Ratspräsidentschaft: Portugal will Green Deal aus Trilog heraushalten

Portugal will Handelsabkommen neu verhandeln.

Seit Jahresbeginn hat Portugal den Vorsitz der  EU-Ratspräsidentschaft inne. Eine der großen Herausforderungen ist zweifelsohne die GAP-Reform.  Ein Abschluss der Reform der gemeinsamen Agrarpolitik im Frühjahr oder spätestens im Juni ist notwendig. Um nicht noch mehr Verzögerungen zu verursachen, müssen die EU-Mitgliedstaaten heuer ihre nationalen Strategiepläne in Brüssel vorlegen, und dafür brauchen sie die Vorgaben für die zukünftige Grüne Architektur. Wie aiz.info berichtet, erklärte die portugiesische Landwirtschaftsministerin Maria do Céu Antunes: “Es wird eine harte Aufgabe, die Triloge zu Ende zu führen.”

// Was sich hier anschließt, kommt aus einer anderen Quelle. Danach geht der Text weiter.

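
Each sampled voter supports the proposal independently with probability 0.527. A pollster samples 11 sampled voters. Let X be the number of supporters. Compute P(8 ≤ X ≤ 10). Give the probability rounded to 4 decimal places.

X ~ Binomial(11, 0.527); P(8 ≤ X ≤ 10) = Σ C(11,k) p^k (1−p)^(11−k) over k:
  k=8: C(11,8)·0.527^8·0.473^3 = 0.103885
  k=9: C(11,9)·0.527^9·0.473^2 = 0.038582
  k=10: C(11,10)·0.527^10·0.473^1 = 0.008597
Total = 0.151064

0.1511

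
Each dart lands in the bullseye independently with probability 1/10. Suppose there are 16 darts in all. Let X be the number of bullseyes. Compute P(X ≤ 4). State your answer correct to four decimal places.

0.9830

X ~ Binomial(16, 0.10); P(X ≤ 4) = Σ C(16,k) p^k (1−p)^(16−k) over k:
  k=0: C(16,0)·0.10^0·0.90^16 = 0.185302
  k=1: C(16,1)·0.10^1·0.90^15 = 0.329426
  k=2: C(16,2)·0.10^2·0.90^14 = 0.274522
  k=3: C(16,3)·0.10^3·0.90^13 = 0.142344
  k=4: C(16,4)·0.10^4·0.90^12 = 0.051402
Total = 0.982996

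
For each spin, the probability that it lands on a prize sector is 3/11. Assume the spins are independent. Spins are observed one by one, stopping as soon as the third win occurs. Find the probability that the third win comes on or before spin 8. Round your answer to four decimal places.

Finishing within 8 spins ⇔ at least 3 successes in the first 8. With X ~ Binomial(8, 0.272727), P(Y ≤ 8) = 1 − P(X ≤ 2).
  k=0: C(8,0)·0.272727^0·0.727273^8 = 0.078267
  k=1: C(8,1)·0.272727^1·0.727273^7 = 0.234801
  k=2: C(8,2)·0.272727^2·0.727273^6 = 0.308176
1 − 0.621244 = 0.378756

0.3788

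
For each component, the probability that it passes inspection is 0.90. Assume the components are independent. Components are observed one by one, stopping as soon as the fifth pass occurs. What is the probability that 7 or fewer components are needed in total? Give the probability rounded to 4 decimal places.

0.9743

Finishing within 7 components ⇔ at least 5 successes in the first 7. With X ~ Binomial(7, 0.90), P(Y ≤ 7) = 1 − P(X ≤ 4).
  k=0: C(7,0)·0.90^0·0.10^7 = 0.000000
  k=1: C(7,1)·0.90^1·0.10^6 = 0.000006
  k=2: C(7,2)·0.90^2·0.10^5 = 0.000170
  k=3: C(7,3)·0.90^3·0.10^4 = 0.002551
  k=4: C(7,4)·0.90^4·0.10^3 = 0.022964
1 − 0.025691 = 0.974309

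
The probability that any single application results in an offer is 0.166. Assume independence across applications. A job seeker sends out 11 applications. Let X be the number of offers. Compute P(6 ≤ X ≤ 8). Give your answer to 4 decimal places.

X ~ Binomial(11, 0.166); P(6 ≤ X ≤ 8) = Σ C(11,k) p^k (1−p)^(11−k) over k:
  k=6: C(11,6)·0.166^6·0.834^5 = 0.003901
  k=7: C(11,7)·0.166^7·0.834^4 = 0.000555
  k=8: C(11,8)·0.166^8·0.834^3 = 0.000055
Total = 0.004510

0.0045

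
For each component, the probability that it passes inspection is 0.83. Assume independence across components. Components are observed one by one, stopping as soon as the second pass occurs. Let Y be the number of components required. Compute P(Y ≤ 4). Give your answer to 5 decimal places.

Finishing within 4 components ⇔ at least 2 successes in the first 4. With X ~ Binomial(4, 0.83), P(Y ≤ 4) = 1 − P(X ≤ 1).
  k=0: C(4,0)·0.83^0·0.17^4 = 0.0008352
  k=1: C(4,1)·0.83^1·0.17^3 = 0.0163112
1 − 0.0171464 = 0.9828536

0.98285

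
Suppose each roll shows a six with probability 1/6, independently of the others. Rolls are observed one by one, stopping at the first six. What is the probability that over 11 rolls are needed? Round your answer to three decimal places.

0.135

Y = number of rolls to the first success; geometric, p = 0.166667.
P(Y > 11) = P(first 11 all fail) = (1−p)^11 = 0.13459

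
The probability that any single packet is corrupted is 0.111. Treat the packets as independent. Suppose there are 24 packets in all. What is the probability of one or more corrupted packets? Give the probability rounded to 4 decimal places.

P(at least one) = 1 − P(none) = 1 − (1 − 0.111)^24
= 1 − 0.059380 = 0.940620

0.9406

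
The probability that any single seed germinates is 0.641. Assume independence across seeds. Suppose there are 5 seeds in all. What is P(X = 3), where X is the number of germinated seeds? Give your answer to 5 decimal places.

0.33944

X ~ Binomial(n=5, p=0.641).
P(X=3) = C(5,3) · p^3 · (1−p)^2
= 10 · 0.26337 · 0.12888 = 0.3394400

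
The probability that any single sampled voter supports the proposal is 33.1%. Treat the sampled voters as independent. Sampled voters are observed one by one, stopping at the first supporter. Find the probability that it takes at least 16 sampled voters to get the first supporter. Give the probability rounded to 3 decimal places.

0.002

Y = number of sampled voters to the first success; geometric, p = 0.331.
P(Y > 15) = P(first 15 all fail) = (1−p)^15 = 0.00241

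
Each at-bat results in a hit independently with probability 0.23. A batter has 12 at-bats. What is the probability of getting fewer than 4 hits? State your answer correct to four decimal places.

X ~ Binomial(12, 0.23); P(X ≤ 3) = Σ C(12,k) p^k (1−p)^(12−k) over k:
  k=0: C(12,0)·0.23^0·0.77^12 = 0.043440
  k=1: C(12,1)·0.23^1·0.77^11 = 0.155707
  k=2: C(12,2)·0.23^2·0.77^10 = 0.255804
  k=3: C(12,3)·0.23^3·0.77^9 = 0.254696
Total = 0.709647

0.7096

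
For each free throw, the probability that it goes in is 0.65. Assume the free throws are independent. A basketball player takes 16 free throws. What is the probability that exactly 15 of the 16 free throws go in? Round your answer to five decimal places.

X ~ Binomial(n=16, p=0.65).
P(X=15) = C(16,15) · p^15 · (1−p)^1
= 16 · 0.0015621 · 0.35 = 0.0087476

0.00875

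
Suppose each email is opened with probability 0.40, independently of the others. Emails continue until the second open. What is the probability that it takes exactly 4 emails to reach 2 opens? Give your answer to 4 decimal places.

0.1728

Y = trial on which the second success occurs; negative binomial, r=2, p=0.40.
P(Y=4) = C(3,1) · p^2 · (1−p)^2
= 3 · 0.16 · 0.36 = 0.172800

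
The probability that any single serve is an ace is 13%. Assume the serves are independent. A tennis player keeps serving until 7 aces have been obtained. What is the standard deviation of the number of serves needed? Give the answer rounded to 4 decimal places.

18.9830

Y = total serves until the seventh success; negative binomial with r=7, p=0.13.
SD(Y) = √[r(1−p)/p²] = √(360.355030) = 18.983020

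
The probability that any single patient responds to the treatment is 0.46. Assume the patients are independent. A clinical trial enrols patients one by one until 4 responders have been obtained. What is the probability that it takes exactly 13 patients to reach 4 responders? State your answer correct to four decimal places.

Y = trial on which the fourth success occurs; negative binomial, r=4, p=0.46.
P(Y=13) = C(12,3) · p^4 · (1−p)^9
= 220 · 0.044775 · 0.0039043 = 0.038459

0.0385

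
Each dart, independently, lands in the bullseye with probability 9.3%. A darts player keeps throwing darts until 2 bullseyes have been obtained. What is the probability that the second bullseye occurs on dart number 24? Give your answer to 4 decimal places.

0.0232

Y = trial on which the second success occurs; negative binomial, r=2, p=0.093.
P(Y=24) = C(23,1) · p^2 · (1−p)^22
= 23 · 0.008649 · 0.11678 = 0.023230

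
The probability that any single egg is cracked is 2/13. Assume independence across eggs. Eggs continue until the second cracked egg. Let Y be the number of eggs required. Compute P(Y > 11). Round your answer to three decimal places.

Needing more than 11 eggs ⇔ fewer than 2 successes in the first 11. With X ~ Binomial(11, 0.153846), P(Y > 11) = P(X ≤ 1).
  k=0: C(11,0)·0.153846^0·0.846154^11 = 0.15920
  k=1: C(11,1)·0.153846^1·0.846154^10 = 0.31840
P(X ≤ 1) = 0.47760

0.478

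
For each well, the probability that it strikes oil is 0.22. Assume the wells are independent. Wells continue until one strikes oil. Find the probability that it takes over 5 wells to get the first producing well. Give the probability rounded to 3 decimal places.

0.289

Y = number of wells to the first success; geometric, p = 0.22.
P(Y > 5) = P(first 5 all fail) = (1−p)^5 = 0.28872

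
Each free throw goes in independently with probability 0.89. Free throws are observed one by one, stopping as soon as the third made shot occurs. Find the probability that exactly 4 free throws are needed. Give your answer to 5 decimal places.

0.23264

Y = trial on which the third success occurs; negative binomial, r=3, p=0.89.
P(Y=4) = C(3,2) · p^3 · (1−p)^1
= 3 · 0.70497 · 0.11 = 0.2326398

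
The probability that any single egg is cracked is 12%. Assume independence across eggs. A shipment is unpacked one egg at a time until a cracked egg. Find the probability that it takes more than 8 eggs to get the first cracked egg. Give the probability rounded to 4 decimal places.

0.3596

Y = number of eggs to the first success; geometric, p = 0.12.
P(Y > 8) = P(first 8 all fail) = (1−p)^8 = 0.359635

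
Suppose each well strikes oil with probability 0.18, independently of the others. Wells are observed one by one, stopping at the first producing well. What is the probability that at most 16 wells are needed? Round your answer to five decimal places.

Y = number of wells to the first success; geometric, p = 0.18.
P(Y ≤ 16) = 1 − (1−p)^16 = 1 − 0.0417851 = 0.9582149

0.95821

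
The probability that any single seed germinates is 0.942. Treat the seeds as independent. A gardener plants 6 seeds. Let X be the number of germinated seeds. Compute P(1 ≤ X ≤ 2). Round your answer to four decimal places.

0.0002

X ~ Binomial(6, 0.942); P(1 ≤ X ≤ 2) = Σ C(6,k) p^k (1−p)^(6−k) over k:
  k=1: C(6,1)·0.942^1·0.058^5 = 0.000004
  k=2: C(6,2)·0.942^2·0.058^4 = 0.000151
Total = 0.000154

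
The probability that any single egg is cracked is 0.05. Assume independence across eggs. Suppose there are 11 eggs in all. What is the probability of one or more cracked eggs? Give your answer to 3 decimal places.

P(at least one) = 1 − P(none) = 1 − (1 − 0.05)^11
= 1 − 0.56880 = 0.43120

0.431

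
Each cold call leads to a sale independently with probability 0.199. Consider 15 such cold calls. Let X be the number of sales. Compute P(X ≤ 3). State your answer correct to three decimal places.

0.652

X ~ Binomial(15, 0.199); P(X ≤ 3) = Σ C(15,k) p^k (1−p)^(15−k) over k:
  k=0: C(15,0)·0.199^0·0.801^15 = 0.03585
  k=1: C(15,1)·0.199^1·0.801^14 = 0.13360
  k=2: C(15,2)·0.199^2·0.801^13 = 0.23234
  k=3: C(15,3)·0.199^3·0.801^12 = 0.25013
Total = 0.65191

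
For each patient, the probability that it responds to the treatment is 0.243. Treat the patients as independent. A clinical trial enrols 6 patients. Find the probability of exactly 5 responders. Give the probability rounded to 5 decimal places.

0.00385

X ~ Binomial(n=6, p=0.243).
P(X=5) = C(6,5) · p^5 · (1−p)^1
= 6 · 0.00084729 · 0.757 = 0.0038484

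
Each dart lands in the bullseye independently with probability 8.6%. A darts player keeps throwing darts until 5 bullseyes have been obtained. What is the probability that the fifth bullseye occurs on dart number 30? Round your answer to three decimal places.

Y = trial on which the fifth success occurs; negative binomial, r=5, p=0.086.
P(Y=30) = C(29,4) · p^5 · (1−p)^25
= 23751 · 4.7043e-06 · 0.1056 = 0.01180

0.012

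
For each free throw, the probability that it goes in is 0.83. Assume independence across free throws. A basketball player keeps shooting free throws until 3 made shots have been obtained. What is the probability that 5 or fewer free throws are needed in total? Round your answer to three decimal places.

0.963

Finishing within 5 free throws ⇔ at least 3 successes in the first 5. With X ~ Binomial(5, 0.83), P(Y ≤ 5) = 1 − P(X ≤ 2).
  k=0: C(5,0)·0.83^0·0.17^5 = 0.00014
  k=1: C(5,1)·0.83^1·0.17^4 = 0.00347
  k=2: C(5,2)·0.83^2·0.17^3 = 0.03385
1 − 0.03745 = 0.96255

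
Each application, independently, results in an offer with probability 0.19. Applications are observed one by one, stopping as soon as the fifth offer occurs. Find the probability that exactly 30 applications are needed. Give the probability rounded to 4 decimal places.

Y = trial on which the fifth success occurs; negative binomial, r=5, p=0.19.
P(Y=30) = C(29,4) · p^5 · (1−p)^25
= 23751 · 0.00024761 · 0.0051538 = 0.030309

0.0303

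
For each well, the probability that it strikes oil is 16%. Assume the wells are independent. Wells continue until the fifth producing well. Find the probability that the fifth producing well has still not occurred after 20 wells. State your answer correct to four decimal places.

0.7941

Needing more than 20 wells ⇔ fewer than 5 successes in the first 20. With X ~ Binomial(20, 0.16), P(Y > 20) = P(X ≤ 4).
  k=0: C(20,0)·0.16^0·0.84^20 = 0.030590
  k=1: C(20,1)·0.16^1·0.84^19 = 0.116535
  k=2: C(20,2)·0.16^2·0.84^18 = 0.210873
  k=3: C(20,3)·0.16^3·0.84^17 = 0.240998
  k=4: C(20,4)·0.16^4·0.84^16 = 0.195093
P(X ≤ 4) = 0.794089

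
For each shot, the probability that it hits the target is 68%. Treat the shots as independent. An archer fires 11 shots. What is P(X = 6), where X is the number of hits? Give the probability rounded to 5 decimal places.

0.15327

X ~ Binomial(n=11, p=0.68).
P(X=6) = C(11,6) · p^6 · (1−p)^5
= 462 · 0.098867 · 0.0033554 = 0.1532658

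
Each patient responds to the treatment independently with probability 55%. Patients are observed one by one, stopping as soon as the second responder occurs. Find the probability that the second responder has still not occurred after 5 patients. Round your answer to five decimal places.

Needing more than 5 patients ⇔ fewer than 2 successes in the first 5. With X ~ Binomial(5, 0.55), P(Y > 5) = P(X ≤ 1).
  k=0: C(5,0)·0.55^0·0.45^5 = 0.0184528
  k=1: C(5,1)·0.55^1·0.45^4 = 0.1127672
P(X ≤ 1) = 0.1312200

0.13122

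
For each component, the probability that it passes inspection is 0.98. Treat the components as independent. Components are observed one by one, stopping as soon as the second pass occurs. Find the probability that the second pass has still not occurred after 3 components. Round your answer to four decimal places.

Needing more than 3 components ⇔ fewer than 2 successes in the first 3. With X ~ Binomial(3, 0.98), P(Y > 3) = P(X ≤ 1).
  k=0: C(3,0)·0.98^0·0.02^3 = 0.000008
  k=1: C(3,1)·0.98^1·0.02^2 = 0.001176
P(X ≤ 1) = 0.001184

0.0012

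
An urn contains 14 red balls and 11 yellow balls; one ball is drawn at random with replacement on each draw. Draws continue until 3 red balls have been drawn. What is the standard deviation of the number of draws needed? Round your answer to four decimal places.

2.0516

Y = total draws until the third success; negative binomial with r=3, p=0.56.
SD(Y) = √[r(1−p)/p²] = √(4.209184) = 2.051630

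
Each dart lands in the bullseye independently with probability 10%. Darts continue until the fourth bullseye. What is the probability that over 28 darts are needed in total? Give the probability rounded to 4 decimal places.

0.6946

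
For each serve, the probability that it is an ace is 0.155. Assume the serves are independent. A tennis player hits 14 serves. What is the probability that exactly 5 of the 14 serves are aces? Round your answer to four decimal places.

0.0393

X ~ Binomial(n=14, p=0.155).
P(X=5) = C(14,5) · p^5 · (1−p)^9
= 2002 · 8.9466e-05 · 0.21964 = 0.039340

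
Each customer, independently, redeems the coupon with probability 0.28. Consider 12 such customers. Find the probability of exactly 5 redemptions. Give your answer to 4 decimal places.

0.1367

X ~ Binomial(n=12, p=0.28).
P(X=5) = C(12,5) · p^5 · (1−p)^7
= 792 · 0.001721 · 0.10031 = 0.136723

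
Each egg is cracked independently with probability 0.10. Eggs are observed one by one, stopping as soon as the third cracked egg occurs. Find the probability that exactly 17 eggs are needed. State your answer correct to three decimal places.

0.027

Y = trial on which the third success occurs; negative binomial, r=3, p=0.10.
P(Y=17) = C(16,2) · p^3 · (1−p)^14
= 120 · 0.001 · 0.22877 = 0.02745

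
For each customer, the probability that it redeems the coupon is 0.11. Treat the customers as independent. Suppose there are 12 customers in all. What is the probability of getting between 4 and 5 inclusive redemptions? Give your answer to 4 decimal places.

0.0342

X ~ Binomial(12, 0.11); P(4 ≤ X ≤ 5) = Σ C(12,k) p^k (1−p)^(12−k) over k:
  k=4: C(12,4)·0.11^4·0.89^8 = 0.028530
  k=5: C(12,5)·0.11^5·0.89^7 = 0.005642
Total = 0.034171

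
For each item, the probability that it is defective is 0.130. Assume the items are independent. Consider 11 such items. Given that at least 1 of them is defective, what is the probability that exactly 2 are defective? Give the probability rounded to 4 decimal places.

0.3386

X ~ Binomial(11, 0.13). Want P(X=2 | X≥1) = P(X=2) / P(X≥1).
P(X=2) = C(11,2)·0.13^2·0.87^9 = 0.265413
P(X≥1) = 1 − 0.216128 = 0.783872
Ratio = 0.265413 / 0.783872 = 0.338593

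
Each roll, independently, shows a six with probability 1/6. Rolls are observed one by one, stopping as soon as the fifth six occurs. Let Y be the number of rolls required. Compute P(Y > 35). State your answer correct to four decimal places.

0.2843

Needing more than 35 rolls ⇔ fewer than 5 successes in the first 35. With X ~ Binomial(35, 0.166667), P(Y > 35) = P(X ≤ 4).
  k=0: C(35,0)·0.166667^0·0.833333^35 = 0.001693
  k=1: C(35,1)·0.166667^1·0.833333^34 = 0.011851
  k=2: C(35,2)·0.166667^2·0.833333^33 = 0.040293
  k=3: C(35,3)·0.166667^3·0.833333^32 = 0.088645
  k=4: C(35,4)·0.166667^4·0.833333^31 = 0.141833
P(X ≤ 4) = 0.284315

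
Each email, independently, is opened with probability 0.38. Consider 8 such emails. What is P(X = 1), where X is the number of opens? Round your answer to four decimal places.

X ~ Binomial(n=8, p=0.38).
P(X=1) = C(8,1) · p^1 · (1−p)^7
= 8 · 0.38 · 0.035216 = 0.107057

0.1071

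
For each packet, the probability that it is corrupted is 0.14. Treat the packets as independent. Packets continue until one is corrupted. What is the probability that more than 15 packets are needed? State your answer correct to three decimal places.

Y = number of packets to the first success; geometric, p = 0.14.
P(Y > 15) = P(first 15 all fail) = (1−p)^15 = 0.10411

0.104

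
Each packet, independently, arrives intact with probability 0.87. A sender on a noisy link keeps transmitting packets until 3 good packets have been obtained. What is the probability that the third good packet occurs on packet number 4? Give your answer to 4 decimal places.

0.2568

Y = trial on which the third success occurs; negative binomial, r=3, p=0.87.
P(Y=4) = C(3,2) · p^3 · (1−p)^1
= 3 · 0.6585 · 0.13 = 0.256816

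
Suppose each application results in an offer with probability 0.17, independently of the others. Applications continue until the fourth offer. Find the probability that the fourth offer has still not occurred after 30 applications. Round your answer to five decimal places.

0.22517

Needing more than 30 applications ⇔ fewer than 4 successes in the first 30. With X ~ Binomial(30, 0.17), P(Y > 30) = P(X ≤ 3).
  k=0: C(30,0)·0.17^0·0.83^30 = 0.0037354
  k=1: C(30,1)·0.17^1·0.83^29 = 0.0229528
  k=2: C(30,2)·0.17^2·0.83^28 = 0.0681669
  k=3: C(30,3)·0.17^3·0.83^27 = 0.1303111
P(X ≤ 3) = 0.2251662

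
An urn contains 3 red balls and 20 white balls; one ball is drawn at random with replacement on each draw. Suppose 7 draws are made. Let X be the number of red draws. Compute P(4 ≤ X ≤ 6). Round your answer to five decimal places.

0.00729

X ~ Binomial(7, 0.130435); P(4 ≤ X ≤ 6) = Σ C(7,k) p^k (1−p)^(7−k) over k:
  k=4: C(7,4)·0.130435^4·0.869565^3 = 0.0066611
  k=5: C(7,5)·0.130435^5·0.869565^2 = 0.0005995
  k=6: C(7,6)·0.130435^6·0.869565^1 = 0.0000300
Total = 0.0072906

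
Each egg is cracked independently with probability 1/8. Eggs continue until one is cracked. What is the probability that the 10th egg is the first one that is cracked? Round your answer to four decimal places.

0.0376

Geometric (trials to first success), p = 0.125.
P(Y = 10) = (1−p)^9 · p = 0.30066 · 0.125 = 0.037582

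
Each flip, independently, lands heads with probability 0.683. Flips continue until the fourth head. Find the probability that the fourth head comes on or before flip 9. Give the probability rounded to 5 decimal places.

0.96678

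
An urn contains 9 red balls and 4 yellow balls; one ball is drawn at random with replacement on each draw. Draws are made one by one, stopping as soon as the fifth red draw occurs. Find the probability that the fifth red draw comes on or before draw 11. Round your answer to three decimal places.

Finishing within 11 draws ⇔ at least 5 successes in the first 11. With X ~ Binomial(11, 0.692308), P(Y ≤ 11) = 1 − P(X ≤ 4).
  k=0: C(11,0)·0.692308^0·0.307692^11 = 0.00000
  k=1: C(11,1)·0.692308^1·0.307692^10 = 0.00006
  k=2: C(11,2)·0.692308^2·0.307692^9 = 0.00065
  k=3: C(11,3)·0.692308^3·0.307692^8 = 0.00440
  k=4: C(11,4)·0.692308^4·0.307692^7 = 0.01979
1 − 0.02490 = 0.97510

0.975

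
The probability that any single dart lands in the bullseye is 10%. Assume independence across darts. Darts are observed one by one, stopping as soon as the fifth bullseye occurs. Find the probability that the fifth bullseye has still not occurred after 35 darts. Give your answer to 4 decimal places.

0.7307

Needing more than 35 darts ⇔ fewer than 5 successes in the first 35. With X ~ Binomial(35, 0.10), P(Y > 35) = P(X ≤ 4).
  k=0: C(35,0)·0.10^0·0.90^35 = 0.025032
  k=1: C(35,1)·0.10^1·0.90^34 = 0.097345
  k=2: C(35,2)·0.10^2·0.90^33 = 0.183874
  k=3: C(35,3)·0.10^3·0.90^32 = 0.224735
  k=4: C(35,4)·0.10^4·0.90^31 = 0.199764
P(X ≤ 4) = 0.730749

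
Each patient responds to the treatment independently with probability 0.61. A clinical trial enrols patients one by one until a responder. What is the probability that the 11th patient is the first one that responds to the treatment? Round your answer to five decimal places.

0.00005

Geometric (trials to first success), p = 0.61.
P(Y = 11) = (1−p)^10 · p = 8.1404e-05 · 0.61 = 0.0000497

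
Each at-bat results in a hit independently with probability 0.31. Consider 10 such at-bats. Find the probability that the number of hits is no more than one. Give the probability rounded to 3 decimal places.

X ~ Binomial(10, 0.31); P(X ≤ 1) = Σ C(10,k) p^k (1−p)^(10−k) over k:
  k=0: C(10,0)·0.31^0·0.69^10 = 0.02446
  k=1: C(10,1)·0.31^1·0.69^9 = 0.10990
Total = 0.13436

0.134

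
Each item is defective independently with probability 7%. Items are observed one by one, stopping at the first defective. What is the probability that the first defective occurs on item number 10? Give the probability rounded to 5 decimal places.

0.03643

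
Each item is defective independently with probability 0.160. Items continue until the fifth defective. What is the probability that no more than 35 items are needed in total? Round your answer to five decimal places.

0.67912

Finishing within 35 items ⇔ at least 5 successes in the first 35. With X ~ Binomial(35, 0.16), P(Y ≤ 35) = 1 − P(X ≤ 4).
  k=0: C(35,0)·0.16^0·0.84^35 = 0.0022376
  k=1: C(35,1)·0.16^1·0.84^34 = 0.0149171
  k=2: C(35,2)·0.16^2·0.84^33 = 0.0483029
  k=3: C(35,3)·0.16^3·0.84^32 = 0.1012061
  k=4: C(35,4)·0.16^4·0.84^31 = 0.1542188
1 − 0.3208825 = 0.6791175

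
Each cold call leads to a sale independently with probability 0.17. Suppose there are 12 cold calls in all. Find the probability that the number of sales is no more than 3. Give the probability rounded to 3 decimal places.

0.868

X ~ Binomial(12, 0.17); P(X ≤ 3) = Σ C(12,k) p^k (1−p)^(12−k) over k:
  k=0: C(12,0)·0.17^0·0.83^12 = 0.10689
  k=1: C(12,1)·0.17^1·0.83^11 = 0.26272
  k=2: C(12,2)·0.17^2·0.83^10 = 0.29595
  k=3: C(12,3)·0.17^3·0.83^9 = 0.20206
Total = 0.86762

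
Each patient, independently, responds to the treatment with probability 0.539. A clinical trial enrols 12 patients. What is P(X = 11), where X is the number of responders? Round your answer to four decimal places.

0.0062

X ~ Binomial(n=12, p=0.539).
P(X=11) = C(12,11) · p^11 · (1−p)^1
= 12 · 0.0011155 · 0.461 = 0.006171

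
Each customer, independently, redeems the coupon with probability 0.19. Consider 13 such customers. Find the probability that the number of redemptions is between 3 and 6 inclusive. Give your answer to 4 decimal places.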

Als Beobachterin im Trilog konnte sich die Ministerin in den Wochen vor Übernahme der Ratspräsidentschaft einen Eindruck davon verschaffen, wie sehr sich die EU-Mitgliedstaaten und die Europaabgeordneten in den Einzelheiten der Grünen Architektur verstricken. Dabei stehen vor allem die Europaabgeordneten unter dem Druck, eine ausreichend grüne Reform zu liefern, wohingegen sich die EU-Mitgliedstaaten gegen ein Übermaß an Umweltauflagen wehren.

Von der EU in die Welt

Über dem GAP-Reformtext schwebt weiterhin der Green Deal der EU-Kommission mit weitreichenden Forderungen an den Umwelt- und Klimaschutz. Kurz vor Weihnachten hatte EU-Kommissionspräsidentin Ursula von der Leyen noch mal Druck gemacht. Nur der Green Deal könne die Betriebe ausreichend schützen. Es sei besser, jetzt die Landwirte mit neuen Umweltanreizen in der GAP zu belohnen, als bei späteren Schäden Verbote und Auflagen nachzuschieben, führte von der Leyen auf der “Agricultural Outlook-Conference” der EU-Kommission aus. Die portugiesische EU-Ratspräsidentschaft will dagegen die “Farm to Fork”-Strategie und die Strategie für die Artenvielfalt aus den Trilog-Verhandlungen möglichst heraushalten. Die Verhandlungen über den Green Deal im Agrarsektor könnten erst in einigen Jahren beginnen, wenn die EU-Kommission konkrete Gesetzesvorschläge auf den Tisch legen wird, betonte die portugiesische Ministerin.

Geostrategische will die neue EU-Ratspräsidentschaft das Handelsabkommen mit Südamerika nicht aus den Augen verlieren. Während Deutschland das umstrittene Mercosur-Abkommen einfach fallen ließ, will Portugal mit Brasilien den Umweltteil des Abkommens nachverhandeln. Zudem will Portugal die Beziehungen der EU zu Afrika und Indien verbessern, damit sich die EU handelspolitisch nicht einseitig an China orientiert. Und dann steht die EU auch noch in den Startlöchern, um die Beziehungen zu den USA nach dem Ende von Präsident Donald Trump (nach dem 20. Jänner) zu verbessern.